TESCO's Target Marketing Strategy

Target marketing is not confined to just new entrants, but is also important for growth of existing business. Let's take the example of Tesco's South Korean chain of stores, Homeplus. Being the second-largest retail chain in South Korea (after E-mart), Tesco's Homeplus was doing well, however, they wanted to be the number 1 retail chain. So what measures did they take to achieve their goal?

Objective
Increase sales and profits


Research Results
Seoul, South Korea office of marketing firm Cheil Worldwide conducted a study on South Koreans and found a majority of people came under the working class, who though had money, had less time on their hands. They also found out that this working class of people found the weekly task of grocery shopping cumbersome. Their research also revealed how commuters wished they could spend the time waiting for their trains more effectively.


Target Market
The South Korean busy, working class


Probable Marketing Strategy
To increase sales, the logical decision would be to increase the number of stores, where customers can come to the nearest outlet and shop. However, this would involve a lot of money. Online marketing was the other option. Since a majority of South Koreans own smart phones, Tesco decided to come up with something unique. They decided to take the store to the customers instead and came up with a completely unique online shopping experience by introducing the 'Virtual Store', on the subway platform in Seoul (August 2011).


Plan Execution
The virtual store is nothing but getting the subway station walls with virtual life-size images of groceries, as available on shelves of the supermarket. The virtual items on display have QR codes, which have to be scanned using the smart phone (Homeplus App). The selected products are then delivered to one's home at the time requested.

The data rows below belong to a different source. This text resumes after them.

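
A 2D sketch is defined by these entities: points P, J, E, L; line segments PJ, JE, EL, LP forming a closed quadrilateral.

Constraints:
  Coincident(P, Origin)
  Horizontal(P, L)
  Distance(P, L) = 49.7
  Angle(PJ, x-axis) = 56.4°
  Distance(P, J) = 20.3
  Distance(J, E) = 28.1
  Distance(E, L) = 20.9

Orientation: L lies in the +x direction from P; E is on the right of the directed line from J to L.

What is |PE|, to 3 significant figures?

29.7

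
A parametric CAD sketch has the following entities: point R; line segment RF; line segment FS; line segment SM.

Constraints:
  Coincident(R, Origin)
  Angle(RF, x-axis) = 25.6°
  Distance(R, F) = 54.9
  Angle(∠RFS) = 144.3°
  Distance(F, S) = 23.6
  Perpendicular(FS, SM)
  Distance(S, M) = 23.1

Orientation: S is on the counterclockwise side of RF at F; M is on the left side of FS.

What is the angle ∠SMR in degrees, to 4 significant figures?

97.47°

R is at the origin; RF runs at 25.6° with length 54.9, so F = 54.9·(cos 25.6°, sin 25.6°) = (49.51, 23.72). ∠RFS = 144.3°, so FS runs at 25.6° + (180° − 144.3°) = 61.30° from the x-axis; with |FS| = 23.6, S = F + 23.6·(cos 61.30°, sin 61.30°) = (60.84, 44.42). FS ⟂ SM; with |SM| = 23.1 on the left of FS, M = S + 23.1·(-0.8771, 0.4802) = (40.58, 55.52). Then cos ∠SMR = MS·MR / (|MS||MR|), giving 97.47°.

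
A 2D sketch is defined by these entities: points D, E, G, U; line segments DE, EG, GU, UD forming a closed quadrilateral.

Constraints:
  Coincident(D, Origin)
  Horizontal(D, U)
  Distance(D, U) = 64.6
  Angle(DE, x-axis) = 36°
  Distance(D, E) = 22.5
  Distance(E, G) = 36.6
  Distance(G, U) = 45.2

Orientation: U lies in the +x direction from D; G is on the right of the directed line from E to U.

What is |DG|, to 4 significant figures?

34.09

Checks: |EG| = 36.60 ✓; |GU| = 45.20 ✓.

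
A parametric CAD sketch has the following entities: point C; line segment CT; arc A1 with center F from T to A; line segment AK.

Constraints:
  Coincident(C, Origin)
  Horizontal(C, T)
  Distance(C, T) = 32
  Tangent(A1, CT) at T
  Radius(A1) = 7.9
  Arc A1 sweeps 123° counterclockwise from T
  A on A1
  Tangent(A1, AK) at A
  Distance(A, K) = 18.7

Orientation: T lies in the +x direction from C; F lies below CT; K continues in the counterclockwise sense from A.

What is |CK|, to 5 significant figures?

45.189

C is at the origin; C and T share the same y with |CT| = 32.0 and T on the +x side, so T = (32.000, 0.0000). Tangency of A1 to CT means the radius FT is perpendicular to CT, so F = T + (0, -7.9) = (32.000, -7.9000). On A1, T sits at bearing 90° from F; a 123° counterclockwise sweep puts A at bearing 213°, so A = F + 7.9·(cos 213°, sin 213°) = (25.375, -12.203). The tangent condition forces FA to be normal to AK, so AK runs along (−sin 213°, cos 213°); with |AK| = 18.7, K = (35.559, -27.886). Then |CK| = |K − C| = 45.189.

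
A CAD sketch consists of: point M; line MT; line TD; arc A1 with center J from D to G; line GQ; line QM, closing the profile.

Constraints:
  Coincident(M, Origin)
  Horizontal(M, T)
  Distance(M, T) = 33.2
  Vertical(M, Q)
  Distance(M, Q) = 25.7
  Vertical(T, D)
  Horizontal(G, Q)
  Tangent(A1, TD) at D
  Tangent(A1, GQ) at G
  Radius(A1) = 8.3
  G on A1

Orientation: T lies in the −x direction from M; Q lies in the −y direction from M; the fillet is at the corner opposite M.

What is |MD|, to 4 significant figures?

37.48

M is at the origin; M and T share the same y with |MT| = 33.2 and T on the −x side, so T = (-33.20, 0.000). M and Q share the same x with |MQ| = 25.7 and Q on the −y side, so Q = (0.000, -25.70). The virtual corner opposite M is at (-33.20, -25.70). A1 meets TD tangentially, so JD is at right angles to TD and since A1 is tangent to GQ there, JG ⟂ GQ, with radius 8.3, so the center J sits 8.3 in from both sides at J = (-24.90, -17.40). That places the tangent points at D = (-33.20, -17.40) on TD and G = (-24.90, -25.70) on GQ. Then |MD| = |D − M| = 37.48.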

Commuters going home from work can purchase the necessary groceries from the platform itself, thereby optimizing their time.


Post Analysis
Tesco viewed 130% increase in sales, in a span of just 3 months. Moreover, the customer base rose by 76%. As per their aim, they have become the number 1 online grocery store, with only a small margin of difference between them and E-Mart. So they did bring more stores to the people, without building them.


Conclusion
Tesco started off with cohort analysis, wherein they studied their customers and found majority of them to be the South Korean working class, who had the money but less time to shop for groceries. Busy lifestyle was the common factor uniting their customers. Then, their target market became the busy South Korean working class. However, something to note is that technographic segmentation was taken into consideration. This strategy worked in South Korea, because a fifth of the total population own smart phones. Had Tesco tried this out in a country, where majority of the people don't own smart phones, it would fail.

It's a simple fact of life that no matter how hard we try, we cannot please everybody. There is no product in the market that has managed or will ever manage to satisfy every customer. Thus, the wisest thing to do would be to focus on a particular segment or target market, investing all efforts and money into this potential customer pool. Once you hit the most suitable target market strategy, the sales of the product will begin to climb rapidly.